Input | Description | Why It Matters |
---|---|---|
Total Improvement Cost | Sum of construction, labor, permits, and design fees | Establishes your upfront investment amount |
Rent Increase (Post-Improvement) | The monthly or annual rent gain after improvements | Indicates direct revenue impact of improvements |
Lease Term Extension | Additional years secured from the tenant after buildout | Improves long-term stability and income projection |
NOI Increase | Growth in net operating income from higher rent or lower vacancy | Drives higher property valuation and better cap rates |
ROI Metric | Yield on Cost, IRR, or Cash-on-Cash Return | Used to evaluate project performance and compare investments |
Quantify Financial Returns
Track rent increases, lease extensions, or reduced downtime between tenants that result from the improvements. Use metrics like yield on cost or internal rate of return to estimate long term performance. These tools help compare the return from improvements against other capital investments.
Use NOI Impact to Support Valuation
If improvements increase rental income or reduce vacancy, your net operating income (NOI) rises. This directly affects property value. Use a NOI calculator to track changes over time and understand how buildouts impact your overall asset performance.
Sustainability Focused Leasehold Improvements
Installing energy efficient lighting, low flow plumbing, or occupancy sensors can reduce utility bills for both tenants and landlords. These improvements often qualify as leasehold improvements if they're tenant specific and fixed in place.
Improve Compliance and Future Proof Your Asset
Many cities now require buildings to meet energy or emissions standards. Sustainable leasehold improvements help you stay ahead of regulations and avoid costly retrofits later. A strong LEED certification or energy score may also increase resale value.
FAQs About Leasehold Improvements
How should I time leasehold improvement projects to maximize tax benefits?
If your improvements qualify as Qualified Improvement Property (QIP), consider starting projects before bonus depreciation phases out. The bonus rate is 60% in 2025 and drops each year until it disappears after 2027. Completing major improvements now can create substantial first-year tax deductions.
What records should I keep for tax and accounting purposes?

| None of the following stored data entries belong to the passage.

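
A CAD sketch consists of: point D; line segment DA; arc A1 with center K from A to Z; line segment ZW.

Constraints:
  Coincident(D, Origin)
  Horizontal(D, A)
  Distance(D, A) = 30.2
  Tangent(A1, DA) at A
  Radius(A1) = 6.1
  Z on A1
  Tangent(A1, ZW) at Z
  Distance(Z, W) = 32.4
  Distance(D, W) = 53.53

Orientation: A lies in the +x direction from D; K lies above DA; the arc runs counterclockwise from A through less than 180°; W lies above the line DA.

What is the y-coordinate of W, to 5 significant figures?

38.266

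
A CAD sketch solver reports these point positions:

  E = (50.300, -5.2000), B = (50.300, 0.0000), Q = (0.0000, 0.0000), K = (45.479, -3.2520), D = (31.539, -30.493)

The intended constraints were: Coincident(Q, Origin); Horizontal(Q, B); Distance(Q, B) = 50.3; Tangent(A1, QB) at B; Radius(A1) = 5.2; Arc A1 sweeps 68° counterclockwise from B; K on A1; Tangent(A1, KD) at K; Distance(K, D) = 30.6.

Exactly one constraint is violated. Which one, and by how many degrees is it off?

Tangent(A1, KD) at K — off by 5.10°.

Q = (0.00, 0.00) ✓; Q.y = 0.00, B.y = 0.00 ✓; |QB| = 50.30 ✓; ∠(EB, BQ) = 90.00° ✓; |EB| = 5.200 ✓; bearing(E→K) − bearing(E→B) = 68.00° ✓; |EK| = 5.200 ✓; ∠(EK, KD) = 95.10° ✗; |KD| = 30.60 ✓.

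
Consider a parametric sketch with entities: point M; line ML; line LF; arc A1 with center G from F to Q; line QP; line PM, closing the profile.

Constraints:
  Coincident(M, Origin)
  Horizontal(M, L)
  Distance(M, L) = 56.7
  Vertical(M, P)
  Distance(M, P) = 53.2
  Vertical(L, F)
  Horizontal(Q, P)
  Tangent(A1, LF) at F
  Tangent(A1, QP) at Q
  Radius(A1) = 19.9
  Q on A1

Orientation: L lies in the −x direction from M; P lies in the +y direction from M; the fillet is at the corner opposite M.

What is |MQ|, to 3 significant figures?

64.7

The virtual corner opposite M is at (-56.7, 53.2). Since A1 is tangent to LF there, GF ⟂ LF and tangency of A1 to QP means the radius GQ is perpendicular to QP, with radius 19.9, so the center G sits 19.9 in from both sides at G = (-36.8, 33.3). That places the tangent points at F = (-56.7, 33.3) on LF and Q = (-36.8, 53.2) on QP. Then |MQ| = |Q − M| = 64.7.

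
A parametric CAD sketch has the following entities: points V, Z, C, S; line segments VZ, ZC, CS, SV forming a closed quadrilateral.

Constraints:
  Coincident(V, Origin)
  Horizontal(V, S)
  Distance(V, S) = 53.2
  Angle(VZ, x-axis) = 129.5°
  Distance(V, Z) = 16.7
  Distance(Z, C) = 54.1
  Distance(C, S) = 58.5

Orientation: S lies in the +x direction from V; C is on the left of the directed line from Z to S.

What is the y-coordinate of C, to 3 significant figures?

52.1

V is at the origin; VS is horizontal with |VS| = 53.2 and S in +x, so S = (53.2, 0). VZ runs at 129.5° with |VZ| = 16.7, so Z = (-10.6, 12.9). C is determined by |ZC| = 54.1 and |CS| = 58.5 together: it lies at the intersection of circle(Z, 54.1) and circle(S, 58.5). With |ZS| = 65.1, the foot of the radical line on ZS is 28.8 from Z and the perpendicular offset is √(54.1² − 28.8²) = 45.8. Taking the left-of-ZS solution: C = (26.6, 52.1).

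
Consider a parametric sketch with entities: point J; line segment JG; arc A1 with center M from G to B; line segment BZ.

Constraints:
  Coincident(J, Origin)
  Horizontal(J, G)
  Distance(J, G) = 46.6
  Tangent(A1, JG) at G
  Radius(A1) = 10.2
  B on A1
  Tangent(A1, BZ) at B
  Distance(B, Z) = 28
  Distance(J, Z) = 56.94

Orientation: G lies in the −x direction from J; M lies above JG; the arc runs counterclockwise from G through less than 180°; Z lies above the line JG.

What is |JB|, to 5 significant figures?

38.403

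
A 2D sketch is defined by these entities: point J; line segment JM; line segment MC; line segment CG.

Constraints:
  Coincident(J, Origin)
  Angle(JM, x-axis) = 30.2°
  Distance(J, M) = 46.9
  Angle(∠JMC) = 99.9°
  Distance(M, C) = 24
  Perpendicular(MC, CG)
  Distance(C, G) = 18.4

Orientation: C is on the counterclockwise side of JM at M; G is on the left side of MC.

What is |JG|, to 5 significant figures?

42.438

∠JMC = 99.9°, so MC runs at 30.2° + (180° − 99.9°) = 110.30° from the x-axis; with |MC| = 24.0, C = M + 24.0·(cos 110.30°, sin 110.30°) = (32.208, 46.101). MC ⟂ CG; with |CG| = 18.4 on the left of MC, G = C + 18.4·(-0.93789, -0.34694) = (14.951, 39.717). Then |JG| = |G − J| = 42.438.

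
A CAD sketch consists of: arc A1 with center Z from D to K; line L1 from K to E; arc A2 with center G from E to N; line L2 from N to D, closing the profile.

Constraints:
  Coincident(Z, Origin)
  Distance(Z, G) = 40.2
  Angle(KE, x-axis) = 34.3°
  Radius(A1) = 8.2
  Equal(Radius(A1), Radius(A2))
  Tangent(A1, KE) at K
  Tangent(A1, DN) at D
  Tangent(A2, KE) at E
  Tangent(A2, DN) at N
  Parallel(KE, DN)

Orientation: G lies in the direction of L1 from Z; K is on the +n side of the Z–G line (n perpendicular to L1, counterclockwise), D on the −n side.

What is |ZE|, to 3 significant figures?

41.0

The slot axis is L1's direction at 34.3°, so u = (cos 34.3°, sin 34.3°) = (0.826, 0.564) and n = (−sin 34.3°, cos 34.3°) = (-0.564, 0.826). Z is at the origin and G lies 40.2 along u from Z, so G = 40.2·u = (33.2, 22.7). Tangency of A1 to both parallel lines with radius 8.2 puts K and D at Z ± 8.2·n: K = (-4.62, 6.77), D = (4.62, -6.77). Equal radii place E and N the same way about G: E = G + 8.2·n = (28.6, 29.4), N = G − 8.2·n = (37.8, 15.9). Then |ZE| = |E − Z| = 41.0.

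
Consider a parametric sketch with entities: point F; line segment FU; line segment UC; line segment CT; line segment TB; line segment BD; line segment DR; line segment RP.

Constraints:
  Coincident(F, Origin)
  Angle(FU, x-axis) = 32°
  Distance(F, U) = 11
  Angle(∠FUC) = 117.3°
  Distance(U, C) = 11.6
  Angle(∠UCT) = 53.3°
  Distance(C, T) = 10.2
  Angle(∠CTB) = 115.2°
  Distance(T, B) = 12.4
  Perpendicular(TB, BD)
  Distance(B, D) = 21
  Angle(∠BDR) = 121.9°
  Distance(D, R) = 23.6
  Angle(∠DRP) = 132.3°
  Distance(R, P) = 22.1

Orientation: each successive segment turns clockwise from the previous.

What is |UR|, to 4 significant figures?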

Document everything: invoices, permits, architectural drawings, and photos. Break out labor, materials, and soft costs. This supports accurate capitalization, depreciation, and potential cost segregation. Also, keep landlord approvals and lease amendments that define ownership rights at lease end.
What happens if a lease ends early?
If the lease ends before the improvement is fully amortized, the remaining book value is written off as a loss. You can't carry the value forward unless the lease is renewed or extended. Planning amortization carefully helps reduce risk from early termination.